D'altra parte, io - come credo molti altri - sono stato aiutato, nel maturare questi che preferisco chiamare sentimenti prima ancora che idee, dalla vicinanza familare strettissima del fenomeno: un padre comunista, che per tutti gli anni della propria giovinezza era stato un cattolico credente e ardente, innamorato profondamene non solo della dottrina, ma anche e soprattutto della simbologia, della dimensione sacrale delle chiese romane che frequentava fin dall'infanzia, della storia della Chiesa che conosceva e studiava con passione.
Negli ultimi anni della guerra e del fascismo, mio padre aveva maturato posizioni opposte verso la Chiesa e verso tutti i paramenti "temporali" del cattolicesimo, ma aveva conservato un incoercibile rispetto verso la figura di Cristo e verso la sacralità del tempio: credo che si trattasse principalmente di un fatto interiore, di indole e di suggestione, più che uno strascico strettamente "religioso", ma era ugualmente evidente che avrebbe subito un dolore personale da atteggiamenti volgari o brutali verso il complessivo mondo della cristianità, sia pure quella esteriore.
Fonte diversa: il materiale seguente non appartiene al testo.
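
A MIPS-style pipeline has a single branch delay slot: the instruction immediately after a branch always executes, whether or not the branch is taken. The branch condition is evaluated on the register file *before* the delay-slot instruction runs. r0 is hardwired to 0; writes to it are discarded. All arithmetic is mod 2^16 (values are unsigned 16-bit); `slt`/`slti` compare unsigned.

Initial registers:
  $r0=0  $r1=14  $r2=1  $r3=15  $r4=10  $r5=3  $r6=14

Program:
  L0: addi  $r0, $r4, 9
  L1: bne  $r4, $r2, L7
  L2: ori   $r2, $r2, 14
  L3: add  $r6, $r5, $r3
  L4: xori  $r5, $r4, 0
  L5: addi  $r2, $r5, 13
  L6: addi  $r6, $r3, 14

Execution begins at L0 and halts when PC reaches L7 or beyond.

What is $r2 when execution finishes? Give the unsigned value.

15

[0] addi  $r0, $r4, 9  →  {$r0:0, $r1:14, $r2:1, $r3:15, $r4:10, $r5:3, $r6:14}
[1] bne  $r4, $r2, L7  →  {$r0:0, $r1:14, $r2:1, $r3:15, $r4:10, $r5:3, $r6:14}  ⟨branch taken⟩
[2] ori   $r2, $r2, 14  →  {$r0:0, $r1:14, $r2:15, $r3:15, $r4:10, $r5:3, $r6:14}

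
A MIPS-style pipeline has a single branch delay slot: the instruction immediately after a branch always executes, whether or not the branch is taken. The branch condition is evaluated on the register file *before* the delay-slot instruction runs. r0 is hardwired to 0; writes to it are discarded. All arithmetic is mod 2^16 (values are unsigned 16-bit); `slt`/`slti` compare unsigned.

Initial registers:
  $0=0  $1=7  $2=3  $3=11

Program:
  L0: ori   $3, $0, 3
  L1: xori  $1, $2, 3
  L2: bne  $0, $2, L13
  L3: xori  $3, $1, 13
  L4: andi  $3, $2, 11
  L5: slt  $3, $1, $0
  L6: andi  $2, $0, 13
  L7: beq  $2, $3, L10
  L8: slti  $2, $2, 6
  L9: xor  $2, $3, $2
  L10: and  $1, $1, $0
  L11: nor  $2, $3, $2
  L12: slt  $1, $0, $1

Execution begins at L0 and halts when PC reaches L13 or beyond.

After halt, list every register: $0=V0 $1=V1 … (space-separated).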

Atteggiamenti, per altro, che gli venivano abbondantemente presentati da suo padre, che al comunismo aveva aderito fin dal 1921, con un piglio da mangiapreti che tuonava contro le malefatte dei "pretacci" anche quando la famiglia era riunita al desco natalizio.
Questo breve squarcio autobiografico per confermare che il problema è complesso, e che da parte del laicismo non si vuole e non si può praticare una scorciatoia ottusa, con faciloneria. Ma anche per fare giustizia di una vulgata vittimistica di tanti cattolici, che sembrano dimenticare quanta strada, e quanto difficile, abbia dovuto compiere la laicità, o anche soltanto la liberazione da pesantissimi condizionamenti, dopo secoli di dominazione spirituale e temporale ecclesiastica.
Vale a dire, quanto male ci sia in quella che viene adesso rispolverata con capzioso candore come "tradizione".